Linux Isn't Free -- Deal With It
May 12, 2004
Did you know that? Or are you saying, “The fsck Linux isn’t free?” Unfortunately, and if I have to break it to you with a crow-bar I will, Linux is not free.
The problem is that everyone thinks it is. Why is that? Probably because they are used to downloading it, for free, installing it, for free, making small servers and a lab or two of clients, all for free. Everyone says is free, it is Open Source Software after all. Free as in speech versus free as in beer – both are “free,” right? Organizations will even let an employee or two that like Linux have some company time to do their magic to make that lab go, or that web server. Free, right? You’re paying that guy to do that over there anyway. What’s an extra duty?
There starts the problem. Linux is no longer a cute thing to plug the hole created by a few small needs. Its an enterprise class operating system. Its, fsck’ing addictive too! Before you know it Linux will fit the bill so well that you’ll start to roll out lab after lab of clients. You’ll have server farms to handle your web applications. Computational clusters, terrabytes of file storage, network probes, mail servers, and…oh my! What have you done? Your Linux needs have developed into an entire infrastructure.

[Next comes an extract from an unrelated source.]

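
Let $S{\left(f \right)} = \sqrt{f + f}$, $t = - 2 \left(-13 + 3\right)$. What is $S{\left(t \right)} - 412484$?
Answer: $-412484 + 2 \sqrt{10} \approx -4.1248 \cdot 10^{5}$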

Hmmm…the ‘I’ word. How many people to you employ that primarily make your Linux go? How many servers did you buy last year that are running Linux? How are you benefiting from another department’s work and investments into Linux? How much are you paying?
Whoa! Paying? That’s right. Servers cost money. That social recluse in the corner cost you a pretty penny too. Or maybe, you are on the side lines not paying any attention to those guys in that other department making Linux go.
You! Yeah, bench warmer! I bet you are still using Linux. I bet you are using the Linux resources provided. I know that you at least have a clue that they are there and you are using them. In fact, Linux may be a major investment of your own. You’ve got hundreds of clients and servers and employees dedicated to Linux. But what about all those upstream resources in your organization? Can you carry on without those? (You just said yes, go back and think damn hard about it.)
The fact is, you can’t start from scratch when all the infrastructure and hard stuff is done for you. You use the resources provided. But Linux is free, right? You don’t have to pay for that stuff you get.
That’s unfair. That’s unfair to you. If you use a resource you need to be good and sure that you are contributing upstream. That’s what Open Source is all about, remember? Money isn’t all that needed, but it is needed. What extra benefits might you obtain if you funded an Opteron for upstream development when development doesn’t have one? What might you get from contributing resources to make mission critical service X highly available and fault tolerant? What benefits might you see for funding that extra server? Dare I mention testing equipment? Machines to build and develop with and different machines to test with?
Linux has a price. I’d wager its a metric boat load cheaper than a non Open Source solution. But you need to consider that. You need to consider where Linux can go at your organization with your extra resources and funding. You need to stop using your organization’s hard work, blood, sweat, and tears without contributing back to them. I don’t care how many hundreds of Linux machines you have. I don’t care if you only have one on Mondays and Thursdays. Its dead wrong to not think of the larger picture. Its dead wrong to assume someone else will pay for all the back-end equipment, testing equipment, and even licenses. Get responsible. Return the value of what you use.